REQUISITES OF ADMINISTRATIVE DUE PROCESS

(a) Right to a hearing;


(b) Tribunal must consider evidence presented;
(c) Decision must have something to support itself;
(d) Evidence must be substantial;
(e) Decision must be based on the evidence adduced at the hearing, or at least contained in
the record and disclosed to the parties;
(f) The Board or its judges must act on its or their independent consideration of the facts and
the law of the case, and not simply accept the views of a subordinate in arriving at a decision; and,
(g) Decision must be rendered in such a manner that the parties to the controversy can
know the various issues involved and the reasons for the decision rendered.

REMEDIES AGAINST ADMINISTRATIVE ACTIONS

1. Administrative Appeals and Review (a) where provided by law; (b) by virtue of the power
of control by the President; (c) appellate administrative agencies; and (d) judicial review.

2. Doctrine of Administrative Res Judicata


Decisions and orders of administrative agencies, rendered pursuant to their quasi-judicial
authority, have upon their finality, the force and binding effect of a final judgment within the
purview of the doctrine of res judicata.

Res judicata literally means a matter adjudged, judicially acted upon or decided, or settled
by judgment. It provides that a final judgment on the merits rendered by a court of
competent jurisdiction is conclusive as to the rights of the parties and their privies; and
constitutes an absolute bar to subsequent actions involving the same claim, demand or
cause of action.

3. Doctrine of Exhaustion of Administrative Remedies


Whenever there is an available administrative remedy provided by law, no judicial recourse
can be made until all such remedies have been availed and exhausted. Thus, before a party
is allowed to seeks the intervention of the court, he should have availed himself of all the
means of administrative processes afforded him.

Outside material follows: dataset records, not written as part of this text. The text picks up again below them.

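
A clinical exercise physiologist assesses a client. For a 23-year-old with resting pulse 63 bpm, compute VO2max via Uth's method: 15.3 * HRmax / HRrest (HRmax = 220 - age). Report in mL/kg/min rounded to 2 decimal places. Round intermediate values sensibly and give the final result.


Step 1: HRmax = 220 - 23 = 197 bpm
Step 2: Ratio = 197 / 63 = 3.127
Step 3: VO2max = 15.3 * 3.127 = 47.84 mL/kg/min

47.84 mL/kg/min


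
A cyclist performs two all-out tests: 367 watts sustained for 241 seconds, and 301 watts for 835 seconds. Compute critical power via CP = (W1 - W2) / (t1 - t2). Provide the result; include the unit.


W1 = P1 * t1 = 367 * 241 = 88447 J
W2 = P2 * t2 = 301 * 835 = 251335 J
CP = (88447 - 251335) / (241 - 835)
= 274.22 W

274.22 W


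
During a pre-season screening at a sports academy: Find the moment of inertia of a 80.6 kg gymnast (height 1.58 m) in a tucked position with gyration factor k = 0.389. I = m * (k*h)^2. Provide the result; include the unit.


Radius of gyration = 0.389 * 1.58 = 0.61462 m
I = 80.6 * 0.61462^2
= 80.6 * 0.377758
= 30.447 kg*m^2

30.447 kg*m^2


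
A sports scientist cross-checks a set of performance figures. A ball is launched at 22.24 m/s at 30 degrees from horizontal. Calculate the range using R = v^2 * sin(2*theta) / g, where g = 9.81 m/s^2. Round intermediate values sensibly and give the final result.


sin(2 * 30) = sin(60) = 0.866025
v^2 = 22.24^2 = 494.6176
R = 494.6176 * 0.866025 / 9.81
= 43.665 m

43.665 m


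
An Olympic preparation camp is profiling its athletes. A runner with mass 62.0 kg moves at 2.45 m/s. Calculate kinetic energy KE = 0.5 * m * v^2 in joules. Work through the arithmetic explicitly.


v^2 = 2.45^2 = 6.0025
KE = 0.5 * 62.0 * 6.0025
= 186.08 J

186.08 J


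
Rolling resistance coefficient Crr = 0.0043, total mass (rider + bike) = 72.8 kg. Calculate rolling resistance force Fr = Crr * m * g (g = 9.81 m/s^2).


Fr = Crr * m * g
= 0.0043 * 72.8 * 9.81
= 3.071 N

3.071 N


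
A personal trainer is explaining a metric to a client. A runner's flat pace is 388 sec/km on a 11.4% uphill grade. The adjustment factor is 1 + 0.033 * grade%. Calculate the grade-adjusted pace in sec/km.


Factor = 1 + 0.033 * 11.4 = 1.3762
Adjusted pace = 388 * 1.3762
= 533.97 sec/km

533.97 s/km


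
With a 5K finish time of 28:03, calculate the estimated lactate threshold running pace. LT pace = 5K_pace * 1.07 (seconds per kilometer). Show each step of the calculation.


Race duration = 1683 s for 5 km
Average pace = 1683 / 5 = 336.6 s/km
LT pace = 336.6 * 1.07
= 360.16 s/km

360.16 s/km


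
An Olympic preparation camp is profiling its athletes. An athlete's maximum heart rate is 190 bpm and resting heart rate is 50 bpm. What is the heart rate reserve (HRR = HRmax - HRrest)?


HRR = HRmax - HRrest
= 190 - 50
= 140 bpm

140 bpm


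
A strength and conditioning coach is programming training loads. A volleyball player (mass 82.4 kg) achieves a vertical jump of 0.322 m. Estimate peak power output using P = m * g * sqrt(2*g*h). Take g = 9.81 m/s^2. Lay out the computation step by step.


2 * g * h = 2 * 9.81 * 0.322 = 6.31764
sqrt(6.31764) = 2.513492 m/s
P = 82.4 * 9.81 * 2.513492 = 2031.77 W

2031.77 W


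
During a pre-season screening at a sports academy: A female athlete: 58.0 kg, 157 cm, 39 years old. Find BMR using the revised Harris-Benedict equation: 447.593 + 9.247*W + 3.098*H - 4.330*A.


Intercept = 447.593
Weight contribution = 9.247 * 58.0 = 536.326
Height contribution = 3.098 * 157 = 486.386
Age contribution = 4.33 * 39 = 168.87
BMR = 447.593 + 536.326 + 486.386 - 168.87
= 1301.44 kcal/day

1301.44 kcal/day


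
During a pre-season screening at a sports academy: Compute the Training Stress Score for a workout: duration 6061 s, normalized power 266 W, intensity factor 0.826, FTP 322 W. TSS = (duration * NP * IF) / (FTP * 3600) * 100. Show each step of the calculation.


Product = 6061 * 266 * 0.826 = 1331698.676
Base = 322 * 3600 = 1159200
TSS = 1331698.676 / 1159200 * 100 = 114.88

114.88 TSS


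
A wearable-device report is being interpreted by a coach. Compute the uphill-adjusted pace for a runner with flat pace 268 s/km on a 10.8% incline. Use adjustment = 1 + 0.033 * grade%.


Adjustment factor = 1 + 0.033 * 10.8 = 1.3564
Grade-adjusted pace = 268 * 1.3564 = 363.52 s/km

363.52 s/km


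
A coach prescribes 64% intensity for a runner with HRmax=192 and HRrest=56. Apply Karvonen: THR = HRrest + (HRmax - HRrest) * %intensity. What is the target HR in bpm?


Heart rate reserve = 192 - 56 = 136
Intensity fraction = 64 / 100 = 0.64
THR = 56 + 136 * 0.64 = 143.04 bpm

143.04 bpm


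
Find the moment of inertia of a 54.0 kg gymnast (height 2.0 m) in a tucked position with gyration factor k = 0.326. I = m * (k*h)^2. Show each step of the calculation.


Radius of gyration = 0.326 * 2.0 = 0.652 m
I = 54.0 * 0.652^2
= 54.0 * 0.425104
= 22.956 kg*m^2

22.956 kg*m^2


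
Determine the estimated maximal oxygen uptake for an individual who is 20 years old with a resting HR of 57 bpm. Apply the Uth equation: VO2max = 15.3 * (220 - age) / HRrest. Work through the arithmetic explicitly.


HRmax = 220 - 20 = 200
VO2max = 15.3 * (200 / 57)
= 15.3 * 3.5088
= 53.68 mL/kg/min

53.68 mL/kg/min


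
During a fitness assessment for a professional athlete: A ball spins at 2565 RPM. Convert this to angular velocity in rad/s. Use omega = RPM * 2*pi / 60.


omega = 2565 * 2 * pi / 60
= 2565 * 6.28318531 / 60
= 16116.37 / 60
= 268.606 rad/s

268.606 rad/s


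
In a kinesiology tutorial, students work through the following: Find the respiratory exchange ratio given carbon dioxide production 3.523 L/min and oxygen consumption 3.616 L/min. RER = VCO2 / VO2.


VCO2 = 3.523 L/min
VO2 = 3.616 L/min
RER = 3.523 / 3.616 = 0.9743

0.9743


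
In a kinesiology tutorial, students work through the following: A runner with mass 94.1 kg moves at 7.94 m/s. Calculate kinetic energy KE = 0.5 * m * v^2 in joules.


v^2 = 7.94^2 = 63.0436
KE = 0.5 * 94.1 * 63.0436
= 2966.2 J

2966.2 J


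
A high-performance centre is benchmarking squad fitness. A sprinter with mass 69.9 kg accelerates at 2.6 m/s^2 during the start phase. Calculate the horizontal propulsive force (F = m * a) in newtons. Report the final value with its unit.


F = m * a
= 69.9 * 2.6
= 181.74 N

181.74 N


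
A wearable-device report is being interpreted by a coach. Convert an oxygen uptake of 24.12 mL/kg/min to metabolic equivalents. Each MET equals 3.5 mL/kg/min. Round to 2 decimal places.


One MET = 3.5 mL/kg/min
Number of METs = 24.12 / 3.5
= 6.89 METs

6.89 METs


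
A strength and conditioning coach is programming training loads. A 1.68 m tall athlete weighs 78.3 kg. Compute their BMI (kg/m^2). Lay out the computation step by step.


height^2 = 2.8224 m^2
BMI = 78.3 / 2.8224 = 27.74 kg/m^2

27.74 kg/m^2


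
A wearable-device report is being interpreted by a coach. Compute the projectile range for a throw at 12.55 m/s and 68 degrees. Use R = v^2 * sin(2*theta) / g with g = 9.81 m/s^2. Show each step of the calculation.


Two times the angle = 136 degrees
sin(136) = 0.694658
R = 157.5025 * 0.694658 / 9.81 = 11.153 m

11.153 m


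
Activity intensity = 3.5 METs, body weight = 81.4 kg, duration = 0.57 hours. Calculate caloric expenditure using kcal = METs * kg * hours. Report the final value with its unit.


kcal = 3.5 * 81.4 * 0.57
= 284.9 * 0.57
= 162.39 kcal

162.39 kcal


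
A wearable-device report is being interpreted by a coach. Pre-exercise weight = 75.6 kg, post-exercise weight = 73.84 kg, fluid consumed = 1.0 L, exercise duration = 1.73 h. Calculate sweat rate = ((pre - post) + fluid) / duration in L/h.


Weight loss = 75.6 - 73.84 = 1.76 kg (approx L)
Total sweat = 1.76 + 1.0 = 2.76 L
Sweat rate = 2.76 / 1.73 = 1.595 L/h

1.595 L/h


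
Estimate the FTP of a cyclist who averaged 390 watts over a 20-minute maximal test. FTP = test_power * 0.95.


FTP = 390 * 0.95 = 370.5 W

370.5 W


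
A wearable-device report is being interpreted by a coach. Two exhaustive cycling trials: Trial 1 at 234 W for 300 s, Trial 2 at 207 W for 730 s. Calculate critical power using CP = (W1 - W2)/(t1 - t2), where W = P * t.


W1 = 234 * 300 = 70200 J
W2 = 207 * 730 = 151110 J
CP = (70200 - 151110) / (300 - 730)
= -80910 / -430
= 188.16 W

188.16 W


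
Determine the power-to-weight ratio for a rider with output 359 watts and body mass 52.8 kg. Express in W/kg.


P/W = 359 / 52.8 = 6.799 W/kg

6.799 W/kg


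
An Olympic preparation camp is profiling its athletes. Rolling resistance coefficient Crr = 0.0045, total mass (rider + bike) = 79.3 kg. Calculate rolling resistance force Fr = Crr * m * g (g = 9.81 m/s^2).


Fr = Crr * m * g
= 0.0045 * 79.3 * 9.81
= 3.501 N

3.501 N


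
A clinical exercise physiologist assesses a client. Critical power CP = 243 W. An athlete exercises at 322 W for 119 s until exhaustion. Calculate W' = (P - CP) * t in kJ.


P - CP = 322 - 243 = 79 W
W' = 79 * 119 = 9401 J
= 9401 / 1000 = 9.401 kJ

9.401 kJ


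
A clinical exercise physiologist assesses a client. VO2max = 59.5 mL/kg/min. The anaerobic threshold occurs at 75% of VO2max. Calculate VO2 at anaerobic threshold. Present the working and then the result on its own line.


AT fraction = 75 / 100 = 0.75
AT VO2 = 59.5 * 0.75
= 44.63 mL/kg/min

44.63 mL/kg/min


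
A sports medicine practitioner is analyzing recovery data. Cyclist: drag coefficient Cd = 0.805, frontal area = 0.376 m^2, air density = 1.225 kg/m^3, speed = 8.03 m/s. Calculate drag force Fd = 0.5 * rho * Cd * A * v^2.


v^2 = 8.03^2 = 64.4809
Fd = 0.5 * 1.225 * 0.805 * 0.376 * 64.4809
= 11.954 N

11.954 N


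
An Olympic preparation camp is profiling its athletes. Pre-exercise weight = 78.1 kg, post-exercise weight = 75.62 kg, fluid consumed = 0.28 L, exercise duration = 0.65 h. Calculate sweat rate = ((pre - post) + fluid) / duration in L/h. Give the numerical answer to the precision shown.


Weight loss = 78.1 - 75.62 = 2.48 kg (approx L)
Total sweat = 2.48 + 0.28 = 2.76 L
Sweat rate = 2.76 / 0.65 = 4.246 L/h

4.246 L/h


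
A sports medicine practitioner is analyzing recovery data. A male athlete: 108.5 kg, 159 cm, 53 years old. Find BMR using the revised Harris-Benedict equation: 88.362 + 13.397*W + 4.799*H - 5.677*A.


Intercept = 88.362
Weight contribution = 13.397 * 108.5 = 1453.5745
Height contribution = 4.799 * 159 = 763.041
Age contribution = 5.677 * 53 = 300.881
BMR = 88.362 + 1453.5745 + 763.041 - 300.881
= 2004.1 kcal/day

2004.1 kcal/day


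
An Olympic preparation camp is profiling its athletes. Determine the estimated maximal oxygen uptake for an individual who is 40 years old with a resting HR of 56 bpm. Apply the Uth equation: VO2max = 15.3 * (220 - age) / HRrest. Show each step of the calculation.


HRmax = 220 - 40 = 180
VO2max = 15.3 * (180 / 56)
= 15.3 * 3.2143
= 49.18 mL/kg/min

49.18 mL/kg/min


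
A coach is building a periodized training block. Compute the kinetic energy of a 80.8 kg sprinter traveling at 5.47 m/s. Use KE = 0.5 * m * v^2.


Velocity squared = 29.9209
KE = 0.5 * 80.8 * 29.9209 = 1208.8 J

1208.8 J


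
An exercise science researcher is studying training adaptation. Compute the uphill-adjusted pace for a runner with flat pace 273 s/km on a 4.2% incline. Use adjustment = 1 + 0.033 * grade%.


Adjustment factor = 1 + 0.033 * 4.2 = 1.1386
Grade-adjusted pace = 273 * 1.1386 = 310.84 s/km

310.84 s/km


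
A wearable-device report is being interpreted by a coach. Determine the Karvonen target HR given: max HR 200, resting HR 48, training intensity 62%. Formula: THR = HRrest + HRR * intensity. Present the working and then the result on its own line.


HRR = HRmax - HRrest = 200 - 48 = 152
THR = 48 + 152 * 0.62
= 142.24 bpm

142.24 bpm


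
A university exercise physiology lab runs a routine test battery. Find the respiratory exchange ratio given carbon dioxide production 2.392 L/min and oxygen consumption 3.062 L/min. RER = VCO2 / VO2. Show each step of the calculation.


VCO2 = 2.392 L/min
VO2 = 3.062 L/min
RER = 2.392 / 3.062 = 0.7812

0.7812


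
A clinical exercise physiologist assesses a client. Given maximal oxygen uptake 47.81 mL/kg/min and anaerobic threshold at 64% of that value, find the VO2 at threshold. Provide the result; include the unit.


Percentage as decimal = 0.64
VO2 at AT = 47.81 * 0.64 = 30.6 mL/kg/min

30.6 mL/kg/min


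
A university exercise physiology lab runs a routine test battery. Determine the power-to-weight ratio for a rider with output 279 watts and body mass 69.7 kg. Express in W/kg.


P/W = 279 / 69.7 = 4.003 W/kg

4.003 W/kg


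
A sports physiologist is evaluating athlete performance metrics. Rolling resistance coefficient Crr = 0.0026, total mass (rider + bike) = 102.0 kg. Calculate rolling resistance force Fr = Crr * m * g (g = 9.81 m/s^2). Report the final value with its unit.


Fr = Crr * m * g
= 0.0026 * 102.0 * 9.81
= 2.602 N

2.602 N


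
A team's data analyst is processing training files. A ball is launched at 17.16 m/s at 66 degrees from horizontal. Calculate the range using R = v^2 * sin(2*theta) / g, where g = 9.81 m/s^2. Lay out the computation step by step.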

Exceptions to the Doctrine of Exhaustion of Administrative Remedies


a. Where there is estoppel on the part of the party invoking the doctrine;
b. Where the challenged administrative act is patently illegal, amounting to lack of
jurisdiction;
c. Where there is unreasonable delay or official inaction that will irretrievably prejudice the
complainant;
d. Where the amount involved is relatively small so as to make the rule impractical and
oppressive;
e. Where the question involved is purely legal and will ultimately have to be decided by the
courts of justice;
f. Where judicial intervention is urgent;
g. When its application may cause great and irreparable damage;
h. Where the controverted acts violate due process;
i. When the issue of non-exhaustion of administrative remedies has been rendered moot;
j. When there is no other plain, speedy and adequate remedy;
k. When strong public interest is involved; and
l. In Quo Warranto proceedings.

4. Doctrine of Primary Jurisdiction or the Doctrine of Prior Restraint


Where there is competence or jurisdiction vested upon an administrative body to act upon a
matter, no resort to the courts may be made before such administrative body shall have
acted upon the matter.
5. Doctrine of Finality of Administrative Action
Courts will not interfere with the act of an administrative agency before it has reached
finality or it has been completed. Rationale: Without a final order or decision, the power has
not been fully and finally exercised.

6. Judicial Review

Requisites of Judicial Review


(a) there must be an actual case or controversy calling for the exercise of judicial power;
(b) the person challenging the act must have the standing to question the validity of the
subject act or issuance; otherwise stated, he must have a personal and substantial interest in
the case such that he has sustained, or will sustain, direct injury as a result of its
enforcement;
(c) the question of constitutionality must be raised at the earliest opportunity; and (d) the
issue of constitutionality must be the very lis mota of the case.